Bjarne Stroustrup mines generic programming for a better C++

The creator of C++ sees concepts in generic programming as key to more efficient, reliable code

Bjarne Stroustrup is on a mission to simplify generic programming.

In a recently published paper titled "Concepts: The Future of Generic Programming," Stroustrup makes the case for concepts as a foundation for generic programming. In concepts, Stroustrup sees the solution to the interface specification problem that has long dogged C++, the language he founded more than 35 years ago.

“The way we write generic code today is simply too different from the way we write other code,” Stroustrup says.

Stroustrup defines generic programming as programming focused on design and implementation of general algorithms, with algorithms capable of accepting a variety of types. Generic programming can also be used to write efficient libraries. Stroustrup hopes to see his ideas come to fruition in C++ in fewer than three years. Concepts, Stroustrup believes, will greatly ease engineers’ ability to write efficient, reliable C++ code.

Currently an ISO technical specification, concepts provide well-specified interfaces to templates without runtime overhead. Concepts, Stroustrup writes, are intended to complete C++’s support for generic programming as initially envisioned. “The purpose of concepts is to fundamentally simplify and improve design. This leads to fewer bugs and clearer -- often shorter -- code.”

The most obvious effect will be a massive improvement in the quality of error messages, but the most important long-term effect will be found in the flexibility and clarity of code, Stroustrup says. “In particular, having well-specified interfaces allows for simple, general and zero-overhead overloading of templates. That simplifies much generic code.”

Concepts also address the long-standing problem of template syntax being too heavy. Stroustrup’s solution will allow programmers to test the type of template arguments against user-defined compile-time predicates.
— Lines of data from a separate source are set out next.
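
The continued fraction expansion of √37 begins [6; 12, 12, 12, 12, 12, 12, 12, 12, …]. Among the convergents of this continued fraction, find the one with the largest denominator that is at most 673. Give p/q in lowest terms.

a_0 = 6: 6/1  (≤ bound)
a_1 = 12: 73/12  (≤ bound)
a_2 = 12: 882/145  (≤ bound)
a_3 = 12: 10657/1752  (> 673, stop)

882/145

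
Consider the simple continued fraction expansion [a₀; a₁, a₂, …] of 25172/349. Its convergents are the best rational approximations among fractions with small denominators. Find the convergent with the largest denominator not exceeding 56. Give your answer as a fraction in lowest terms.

577/8

a_0 = 72: 72/1  (≤ bound)
a_1 = 7: 505/7  (≤ bound)
a_2 = 1: 577/8  (≤ bound)
a_3 = 13: 8006/111  (> 56, stop)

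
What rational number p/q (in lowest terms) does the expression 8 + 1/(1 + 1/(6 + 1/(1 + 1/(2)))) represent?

a_0 = 8: 8/1
a_1 = 1: 9/1
a_2 = 6: 62/7
a_3 = 1: 71/8
a_4 = 2: 204/23

204/23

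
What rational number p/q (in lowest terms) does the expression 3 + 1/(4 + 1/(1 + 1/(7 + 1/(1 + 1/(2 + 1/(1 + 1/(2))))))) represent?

Start with 2.
1 + 1/(2/1) = 1 + 1/2 = 3/2
2 + 1/(3/2) = 2 + 2/3 = 8/3
1 + 1/(8/3) = 1 + 3/8 = 11/8
7 + 1/(11/8) = 7 + 8/11 = 85/11
1 + 1/(85/11) = 1 + 11/85 = 96/85
4 + 1/(96/85) = 4 + 85/96 = 469/96
3 + 1/(469/96) = 3 + 96/469 = 1503/469

1503/469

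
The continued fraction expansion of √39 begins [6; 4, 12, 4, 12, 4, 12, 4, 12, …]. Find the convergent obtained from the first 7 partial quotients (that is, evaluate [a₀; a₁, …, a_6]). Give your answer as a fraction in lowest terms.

Collapse the nested fraction from the inside out:
Start with 12.
4 + 1/(12/1) = 4 + 1/12 = 49/12
12 + 1/(49/12) = 12 + 12/49 = 600/49
4 + 1/(600/49) = 4 + 49/600 = 2449/600
12 + 1/(2449/600) = 12 + 600/2449 = 29988/2449
4 + 1/(29988/2449) = 4 + 2449/29988 = 122401/29988
6 + 1/(122401/29988) = 6 + 29988/122401 = 764394/122401

764394/122401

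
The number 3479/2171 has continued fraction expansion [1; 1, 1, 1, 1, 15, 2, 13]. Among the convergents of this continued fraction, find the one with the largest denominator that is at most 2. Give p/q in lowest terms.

3/2

a_0 = 1: 1/1  (≤ bound)
a_1 = 1: 2/1  (≤ bound)
a_2 = 1: 3/2  (≤ bound)
a_3 = 1: 5/3  (> 2, stop)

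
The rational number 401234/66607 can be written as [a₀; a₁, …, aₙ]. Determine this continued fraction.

401234 = 6·66607 + 1592, so a_0 = 6
66607 = 41·1592 + 1335, so a_1 = 41
1592 = 1·1335 + 257, so a_2 = 1
1335 = 5·257 + 50, so a_3 = 5
257 = 5·50 + 7, so a_4 = 5
50 = 7·7 + 1, so a_5 = 7
7 = 7·1 + 0, so a_6 = 7

[6; 41, 1, 5, 5, 7, 7]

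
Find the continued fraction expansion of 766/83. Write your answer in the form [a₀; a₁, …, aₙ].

⌊766/83⌋ = 9, remainder 19
⌊83/19⌋ = 4, remainder 7
⌊19/7⌋ = 2, remainder 5
⌊7/5⌋ = 1, remainder 2
⌊5/2⌋ = 2, remainder 1
⌊2/1⌋ = 2, remainder 0

[9; 4, 2, 1, 2, 2]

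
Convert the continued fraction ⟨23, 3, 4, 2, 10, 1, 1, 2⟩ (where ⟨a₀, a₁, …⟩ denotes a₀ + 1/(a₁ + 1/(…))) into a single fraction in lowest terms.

37343/1602

Start with 2.
1 + 1/(2/1) = 1 + 1/2 = 3/2
1 + 1/(3/2) = 1 + 2/3 = 5/3
10 + 1/(5/3) = 10 + 3/5 = 53/5
2 + 1/(53/5) = 2 + 5/53 = 111/53
4 + 1/(111/53) = 4 + 53/111 = 497/111
3 + 1/(497/111) = 3 + 111/497 = 1602/497
23 + 1/(1602/497) = 23 + 497/1602 = 37343/1602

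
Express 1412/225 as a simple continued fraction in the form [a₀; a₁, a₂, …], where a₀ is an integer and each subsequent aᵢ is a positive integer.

1412 ÷ 225 → quotient 6, remainder 62
225 ÷ 62 → quotient 3, remainder 39
62 ÷ 39 → quotient 1, remainder 23
39 ÷ 23 → quotient 1, remainder 16
23 ÷ 16 → quotient 1, remainder 7
16 ÷ 7 → quotient 2, remainder 2
7 ÷ 2 → quotient 3, remainder 1
2 ÷ 1 → quotient 2, remainder 0

[6; 3, 1, 1, 1, 2, 3, 2]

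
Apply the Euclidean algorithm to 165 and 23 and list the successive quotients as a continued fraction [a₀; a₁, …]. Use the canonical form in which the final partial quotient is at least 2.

165 = 7·23 + 4, so a_0 = 7
23 = 5·4 + 3, so a_1 = 5
4 = 1·3 + 1, so a_2 = 1
3 = 3·1 + 0, so a_3 = 3

[7; 5, 1, 3]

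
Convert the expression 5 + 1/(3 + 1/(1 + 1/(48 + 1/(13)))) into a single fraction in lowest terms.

13333/2539

Work from the innermost term outward:
Start with 13.
48 + 1/(13/1) = 48 + 1/13 = 625/13
1 + 1/(625/13) = 1 + 13/625 = 638/625
3 + 1/(638/625) = 3 + 625/638 = 2539/638
5 + 1/(2539/638) = 5 + 638/2539 = 13333/2539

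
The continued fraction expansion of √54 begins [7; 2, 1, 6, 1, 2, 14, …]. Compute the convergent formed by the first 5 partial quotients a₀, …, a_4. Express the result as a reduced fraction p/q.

169/23

Start with 1.
6 + 1/(1/1) = 6 + 1/1 = 7/1
1 + 1/(7/1) = 1 + 1/7 = 8/7
2 + 1/(8/7) = 2 + 7/8 = 23/8
7 + 1/(23/8) = 7 + 8/23 = 169/23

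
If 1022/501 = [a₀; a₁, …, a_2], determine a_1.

Repeatedly divide and take the remainder:
1022 ÷ 501 → quotient 2, remainder 20
501 ÷ 20 → quotient 25, remainder 1

25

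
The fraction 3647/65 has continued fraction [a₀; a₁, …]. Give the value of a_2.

3

Run the Euclidean algorithm, recording each quotient:
3647 ÷ 65 → quotient 56, remainder 7
65 ÷ 7 → quotient 9, remainder 2
7 ÷ 2 → quotient 3, remainder 1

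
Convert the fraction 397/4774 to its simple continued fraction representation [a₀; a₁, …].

Apply division with remainder until the remainder is 0:
397 = 0·4774 + 397, so a_0 = 0
4774 = 12·397 + 10, so a_1 = 12
397 = 39·10 + 7, so a_2 = 39
10 = 1·7 + 3, so a_3 = 1
7 = 2·3 + 1, so a_4 = 2
3 = 3·1 + 0, so a_5 = 3

[0; 12, 39, 1, 2, 3]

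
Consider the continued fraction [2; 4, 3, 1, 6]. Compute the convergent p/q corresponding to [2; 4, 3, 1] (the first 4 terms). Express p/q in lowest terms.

Start with 1.
3 + 1/(1/1) = 3 + 1/1 = 4/1
4 + 1/(4/1) = 4 + 1/4 = 17/4
2 + 1/(17/4) = 2 + 4/17 = 38/17

38/17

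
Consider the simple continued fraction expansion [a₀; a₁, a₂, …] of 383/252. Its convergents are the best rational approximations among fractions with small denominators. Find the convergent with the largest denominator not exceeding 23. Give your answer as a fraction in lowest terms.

3/2

List convergents until the denominator exceeds the bound:
a_0 = 1: 1/1  (≤ bound)
a_1 = 1: 2/1  (≤ bound)
a_2 = 1: 3/2  (≤ bound)
a_3 = 12: 38/25  (> 23, stop)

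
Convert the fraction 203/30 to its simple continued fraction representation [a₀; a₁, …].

Repeatedly divide and take the remainder:
203 ÷ 30 → quotient 6, remainder 23
30 ÷ 23 → quotient 1, remainder 7
23 ÷ 7 → quotient 3, remainder 2
7 ÷ 2 → quotient 3, remainder 1
2 ÷ 1 → quotient 2, remainder 0

[6; 1, 3, 3, 2]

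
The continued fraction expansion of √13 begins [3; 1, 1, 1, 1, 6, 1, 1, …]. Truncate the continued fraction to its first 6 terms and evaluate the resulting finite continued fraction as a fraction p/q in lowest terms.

Work from the innermost term outward:
Start with 6.
1 + 1/(6/1) = 1 + 1/6 = 7/6
1 + 1/(7/6) = 1 + 6/7 = 13/7
1 + 1/(13/7) = 1 + 7/13 = 20/13
1 + 1/(20/13) = 1 + 13/20 = 33/20
3 + 1/(33/20) = 3 + 20/33 = 119/33

119/33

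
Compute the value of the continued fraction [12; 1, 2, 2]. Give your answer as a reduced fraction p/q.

Use the convergent recurrence hₖ = aₖ·hₖ₋₁ + hₖ₋₂ (and likewise for the denominators kₖ):
a_0 = 12: 12/1
a_1 = 1: 13/1
a_2 = 2: 38/3
a_3 = 2: 89/7

89/7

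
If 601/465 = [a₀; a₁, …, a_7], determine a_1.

⌊601/465⌋ = 1, remainder 136
⌊465/136⌋ = 3, remainder 57

3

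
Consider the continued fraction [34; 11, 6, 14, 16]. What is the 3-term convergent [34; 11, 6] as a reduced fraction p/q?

2284/67

a_0 = 34: 34/1
a_1 = 11: 375/11
a_2 = 6: 2284/67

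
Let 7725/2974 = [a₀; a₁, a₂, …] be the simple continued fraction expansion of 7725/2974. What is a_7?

12

⌊7725/2974⌋ = 2, remainder 1777
⌊2974/1777⌋ = 1, remainder 1197
⌊1777/1197⌋ = 1, remainder 580
⌊1197/580⌋ = 2, remainder 37
⌊580/37⌋ = 15, remainder 25
⌊37/25⌋ = 1, remainder 12
⌊25/12⌋ = 2, remainder 1
⌊12/1⌋ = 12, remainder 0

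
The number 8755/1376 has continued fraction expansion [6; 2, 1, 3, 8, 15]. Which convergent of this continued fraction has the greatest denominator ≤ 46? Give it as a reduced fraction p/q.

List convergents until the denominator exceeds the bound:
a_0 = 6: 6/1  (≤ bound)
a_1 = 2: 13/2  (≤ bound)
a_2 = 1: 19/3  (≤ bound)
a_3 = 3: 70/11  (≤ bound)
a_4 = 8: 579/91  (> 46, stop)

70/11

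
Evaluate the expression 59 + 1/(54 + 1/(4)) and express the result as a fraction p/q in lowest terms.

a_0 = 59: 59/1
a_1 = 54: 3187/54
a_2 = 4: 12807/217

12807/217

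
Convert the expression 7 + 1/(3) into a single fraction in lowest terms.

22/3

a_0 = 7: 7/1
a_1 = 3: 22/3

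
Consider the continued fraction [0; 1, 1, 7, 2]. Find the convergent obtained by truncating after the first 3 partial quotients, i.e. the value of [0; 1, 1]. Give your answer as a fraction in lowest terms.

1/2

Build up convergents one term at a time:
a_0 = 0: 0/1
a_1 = 1: 1/1
a_2 = 1: 1/2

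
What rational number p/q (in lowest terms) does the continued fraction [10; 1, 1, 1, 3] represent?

117/11

Start with 3.
1 + 1/(3/1) = 1 + 1/3 = 4/3
1 + 1/(4/3) = 1 + 3/4 = 7/4
1 + 1/(7/4) = 1 + 4/7 = 11/7
10 + 1/(11/7) = 10 + 7/11 = 117/11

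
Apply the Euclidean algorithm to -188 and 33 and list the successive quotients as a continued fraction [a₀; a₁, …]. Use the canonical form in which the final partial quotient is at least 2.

[-6; 3, 3, 3]

-188 ÷ 33 → quotient -6, remainder 10
33 ÷ 10 → quotient 3, remainder 3
10 ÷ 3 → quotient 3, remainder 1
3 ÷ 1 → quotient 3, remainder 0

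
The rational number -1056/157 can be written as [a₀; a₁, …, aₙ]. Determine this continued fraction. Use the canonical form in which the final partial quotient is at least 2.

-1056 ÷ 157 → quotient -7, remainder 43
157 ÷ 43 → quotient 3, remainder 28
43 ÷ 28 → quotient 1, remainder 15
28 ÷ 15 → quotient 1, remainder 13
15 ÷ 13 → quotient 1, remainder 2
13 ÷ 2 → quotient 6, remainder 1
2 ÷ 1 → quotient 2, remainder 0

[-7; 3, 1, 1, 1, 6, 2]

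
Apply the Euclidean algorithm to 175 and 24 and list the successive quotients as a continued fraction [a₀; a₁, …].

⌊175/24⌋ = 7, remainder 7
⌊24/7⌋ = 3, remainder 3
⌊7/3⌋ = 2, remainder 1
⌊3/1⌋ = 3, remainder 0

[7; 3, 2, 3]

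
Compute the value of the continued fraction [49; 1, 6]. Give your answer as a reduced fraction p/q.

349/7

Collapse the nested fraction from the inside out:
Start with 6.
1 + 1/(6/1) = 1 + 1/6 = 7/6
49 + 1/(7/6) = 49 + 6/7 = 349/7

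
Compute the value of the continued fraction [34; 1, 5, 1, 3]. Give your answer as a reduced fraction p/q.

941/27

Start with 3.
1 + 1/(3/1) = 1 + 1/3 = 4/3
5 + 1/(4/3) = 5 + 3/4 = 23/4
1 + 1/(23/4) = 1 + 4/23 = 27/23
34 + 1/(27/23) = 34 + 23/27 = 941/27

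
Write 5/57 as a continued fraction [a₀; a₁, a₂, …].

5 ÷ 57 → quotient 0, remainder 5
57 ÷ 5 → quotient 11, remainder 2
5 ÷ 2 → quotient 2, remainder 1
2 ÷ 1 → quotient 2, remainder 0

[0; 11, 2, 2]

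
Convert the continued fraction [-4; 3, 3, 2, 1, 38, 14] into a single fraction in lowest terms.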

Concepts currently are available as part of GNU C Compiler 6.2. Stroustrup would like to see them be part of C++ 20.

“I hope all major C++ implementations will support concepts well before 2020. IMO, concepts should have been part of C++ 17, but the committee couldn’t reach consensus on that,” Stroustrup writes.

Once concepts are in the standard working paper, they can then be used to simplify the standard library and to introduce Ranges, a modernized version of the standard library featuring concepts.

Concepts are meant to complete C++’s support for generic programming as initially envisioned.

Stroustrup recalls what he had had in mind: “I wanted three properties for templates: full generality/expressiveness, zero overhead compared to hand coding [and] well-specified interfaces.”

But no one could figure out how to get all three, so C++ ended up with Turing completeness and better-than-hand-coding performance but lousy interfaces -- basically compile-time duck typing, in which a function accepts any type that has the properties that the implementation happens to use, instead of checking types in interfaces. This situation can result in complicated code.

While Stroustrup focuses on C++, his solution could be applied to other languages.

“The basic ideas are very general,” Stroustrup writes. “The idea of applying a compile-time predicate can be applied to any compiled language, and many languages offer some variant of the idea.”